I agree "studio monitor" doesn't mean much these days. It does mean a speaker designed to produce sound in a very small room. IMHO look for speakers that have an actual +- 3 db specification of frequency range. Most consumer speakers only mention a frequency range with no +- tolerance quoted. Maybe +- 10 db, may be anything. RadioShack used to have great specs,and lousy sound, but a brochure on their headphone let out the secret. The headphone had a "production tolerance" of +- 20 db, which means if it made any noise at all they shipped it.
In my market the best bargains are Peavey speakers. I bought SP2's which have a quoted +- 3 db range of 54-17000 hz. I auditioned first some SP5's which with 70 hz lower end were not low enough fro piano or organ, IMHO. 54 hz is, and the SP2's are only down 10 db at 44 hz.

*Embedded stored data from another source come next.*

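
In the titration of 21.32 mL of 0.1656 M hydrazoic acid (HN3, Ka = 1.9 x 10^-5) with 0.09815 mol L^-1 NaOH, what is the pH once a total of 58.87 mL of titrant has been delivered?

n(acid) = 0.1656 x 0.02132 = 0.003531 mol; n(NaOH) added = 0.09815 x 0.05887 = 0.005778 mol.
Base is in excess by 0.005778 - 0.003531 = 0.002247 mol in a total volume of 0.08019 L.
[OH^-] = 0.002247/0.08019 = 0.02803 M, so pOH = 1.55 and pH = 14.00 - 1.55 = 12.45.

12.45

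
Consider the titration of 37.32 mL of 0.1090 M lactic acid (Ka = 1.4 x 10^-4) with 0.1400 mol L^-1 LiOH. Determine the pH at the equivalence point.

n(HC3H5O3) = 0.1090 x 0.03732 = 0.004068 mol; V(LiOH) at equivalence = 0.004068/0.1400 = 0.02906 L.
At equivalence all the acid is converted to C3H5O3-; total volume = 0.03732 + 0.02906 = 0.06638 L, so [C3H5O3-] = 0.004068/0.06638 = 0.06129 M.
Kb = Kw/Ka = 1.0e-14 / 1.4 x 10^-4 = 7.14e-11.
[OH^-] = sqrt(Kb x [C3H5O3-]) = sqrt(7.14e-11 x 0.06129) = 2.09e-6 M.
pOH = 5.68, so pH = 14.00 - 5.68 = 8.32.

8.32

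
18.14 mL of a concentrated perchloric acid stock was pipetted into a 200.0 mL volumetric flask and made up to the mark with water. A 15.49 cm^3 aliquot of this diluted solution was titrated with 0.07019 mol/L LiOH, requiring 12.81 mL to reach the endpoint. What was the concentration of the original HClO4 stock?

n(LiOH) = 0.07019 x 0.01281 = 0.0008991 mol.
n(HClO4) in the aliquot = 0.0008991 mol.
[diluted HClO4] = 0.0008991 / 0.01549 = 0.05805 M.
Dilution factor = 200.0/18.14 = 11.03, so [stock] = 0.05805 x 11.03 = 0.640 M.

0.640 M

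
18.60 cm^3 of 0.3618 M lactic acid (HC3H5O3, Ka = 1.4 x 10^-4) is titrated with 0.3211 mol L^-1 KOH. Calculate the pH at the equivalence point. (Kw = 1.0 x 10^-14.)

n(HC3H5O3) = 0.3618 x 0.01860 = 0.006729 mol; V(KOH) at equivalence = 0.006729/0.3211 = 0.02096 L.
At equivalence all the acid is converted to C3H5O3-; total volume = 0.01860 + 0.02096 = 0.03956 L, so [C3H5O3-] = 0.006729/0.03956 = 0.1701 M.
Kb = Kw/Ka = 1.0e-14 / 1.4 x 10^-4 = 7.14e-11.
[OH^-] = sqrt(Kb x [C3H5O3-]) = sqrt(7.14e-11 x 0.1701) = 3.49e-6 M.
pOH = 5.46, so pH = 14.00 - 5.46 = 8.54.

8.54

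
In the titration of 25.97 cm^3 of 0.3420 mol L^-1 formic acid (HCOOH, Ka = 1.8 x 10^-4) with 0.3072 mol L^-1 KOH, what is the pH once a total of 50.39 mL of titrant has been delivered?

12.94

n(acid) = 0.3420 x 0.02597 = 0.008882 mol; n(KOH) added = 0.3072 x 0.05039 = 0.01548 mol.
Base is in excess by 0.01548 - 0.008882 = 0.006598 mol in a total volume of 0.07636 L.
[OH^-] = 0.006598/0.07636 = 0.08641 M, so pOH = 1.06 and pH = 14.00 - 1.06 = 12.94.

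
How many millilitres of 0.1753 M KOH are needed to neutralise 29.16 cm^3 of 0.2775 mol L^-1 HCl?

46.2 mL

n(HCl) = 0.2775 mol/L x 0.02916 L = 0.008092 mol.
At equivalence n(KOH) = n(HCl) = 0.008092 mol.
V(KOH) = 0.008092 / 0.1753 = 0.04616 L = 46.2 mL.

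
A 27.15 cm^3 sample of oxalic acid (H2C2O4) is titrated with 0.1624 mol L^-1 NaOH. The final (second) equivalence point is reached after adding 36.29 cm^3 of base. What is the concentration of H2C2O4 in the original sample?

n(NaOH) = 0.1624 x 0.03629 = 0.005893 mol.
At the final (second) equivalence point, 2 mol OH^- react per mol H2C2O4, so n(H2C2O4) = 0.005893 / 2 = 0.002947 mol.
[H2C2O4] = 0.002947 / 0.02715 L = 0.109 M.

0.109 M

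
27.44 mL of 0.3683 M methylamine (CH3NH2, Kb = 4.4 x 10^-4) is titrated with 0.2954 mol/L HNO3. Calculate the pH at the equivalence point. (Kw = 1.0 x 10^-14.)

n(CH3NH2) = 0.3683 x 0.02744 = 0.01011 mol; V(HNO3) at equivalence = 0.01011/0.2954 = 0.03421 L.
At equivalence the base is fully converted to CH3NH3+; total volume = 0.06165 L, so [CH3NH3+] = 0.01011/0.06165 = 0.1639 M.
Ka(CH3NH3+) = Kw/Kb = 1.0e-14 / 4.4 x 10^-4 = 2.27e-11.
[H^+] = sqrt(Ka x [CH3NH3+]) = sqrt(2.27e-11 x 0.1639) = 1.93e-6 M.
pH = -log(1.93e-6) = 5.71.

5.71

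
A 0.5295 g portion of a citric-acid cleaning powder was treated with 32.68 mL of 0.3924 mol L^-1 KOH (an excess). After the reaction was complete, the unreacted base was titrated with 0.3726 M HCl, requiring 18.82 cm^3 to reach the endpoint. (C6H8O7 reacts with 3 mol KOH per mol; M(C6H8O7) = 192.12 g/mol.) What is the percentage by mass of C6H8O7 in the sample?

Total n(KOH) added = 0.3924 x 0.03268 = 0.01282 mol.
n(HCl) used = 0.3726 x 0.01882 = 0.007012 mol, which equals the excess n(KOH).
So n(KOH) consumed by the sample = 0.01282 - 0.007012 = 0.005811 mol.
n(C6H8O7) = 0.005811 / 3 = 0.001937 mol.
mass C6H8O7 = 0.001937 x 192.12 = 0.3722 g, so %C6H8O7 = 0.3722/0.5295 x 100 = 70.3%.

70.3%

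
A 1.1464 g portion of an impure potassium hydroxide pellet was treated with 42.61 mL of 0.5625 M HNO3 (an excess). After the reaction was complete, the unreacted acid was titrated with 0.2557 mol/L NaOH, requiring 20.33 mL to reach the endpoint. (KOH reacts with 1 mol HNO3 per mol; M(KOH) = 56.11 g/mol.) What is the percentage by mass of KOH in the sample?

Total n(HNO3) added = 0.5625 x 0.04261 = 0.02397 mol.
n(NaOH) used = 0.2557 x 0.02033 = 0.005198 mol, which equals the excess n(HNO3).
So n(HNO3) consumed by the sample = 0.02397 - 0.005198 = 0.01877 mol.
n(KOH) = 0.01877 / 1 = 0.01877 mol.
mass KOH = 0.01877 x 56.11 = 1.053 g, so %KOH = 1.053/1.1464 x 100 = 91.9%.

91.9%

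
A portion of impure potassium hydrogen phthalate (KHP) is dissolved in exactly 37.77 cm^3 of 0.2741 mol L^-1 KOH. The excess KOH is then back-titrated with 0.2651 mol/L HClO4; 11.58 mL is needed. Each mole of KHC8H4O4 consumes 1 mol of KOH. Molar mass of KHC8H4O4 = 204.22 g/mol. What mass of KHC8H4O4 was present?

Total n(KOH) added = 0.2741 x 0.03777 = 0.01035 mol.
n(HClO4) used = 0.2651 x 0.01158 = 0.003070 mol, which equals the excess n(KOH).
So n(KOH) consumed by the sample = 0.01035 - 0.003070 = 0.007283 mol.
n(KHC8H4O4) = 0.007283 / 1 = 0.007283 mol.
mass = 0.007283 mol x 204.22 g/mol = 1.49 g.

1.49 g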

these are Woofer + tweeter two way speakers, and require 10' or frontal space so for the stereo image to meld with 6' separation. I have a 14'w x 10' high x 32' long living dining room, with the speakers on one end of the room on poles above and straddling the piano. This projects the sound anywhere in the room 10' away, even the couch to one side, and also through the single door into the kitchen 40 ' away when I eat meals. If your room is irregularly shaped or very small, some other type of multi-element speaker may be more appropriate. The harmonic distortion levels of the SP2 speakers are so low at 1 W, however, that Peavey plots them in their customer brochure. Look for that on any other speaker! I run mine at about 1.5 Vpp average into 8 ohms, < 1 watt. Acoustic suspension speakers will require much more power to produce the same level of sound, as these SP2's are 98 db at 1 m at 1 watt, pretty sensitive. Yamaha and JBL produce similar 2 way speakers in the pro line, and Peavey has some self powered ones with a little looser specifications in the customer brochure.
I find the huge warehouse stores useless for auditioning speakers. I take my own piano CD's out, and try out used speakers at people's houses, that are selling them off. A good piano CD is one of the hardest sounds to do correctly, so they make a good test. I got the SP2-XT pair, speaker stands (poles), a wedge monitor speaker with 15" woofer and horn, an CS800s amp with issues, a 15 band stereo graphic equalizer with issues, a digitech quad 4 effects box with issues, a 100' 20 out 4 in snake cable, a road case, a 12 input mixer with phantom power for condensor mikes (with issues) for $1000. This was from a band leaving the road. the issues are mostly tired electroytic caps in the power supplies or blown $.30 components on the inputs or outputs due to the band plugging the 1/4 phone cable in the wrong hole in the dark when setting up. All this equipment was from 94-95. the speakers have been perfect, other than all the tobacco ash covering them that I beat off the wool before bringing them in.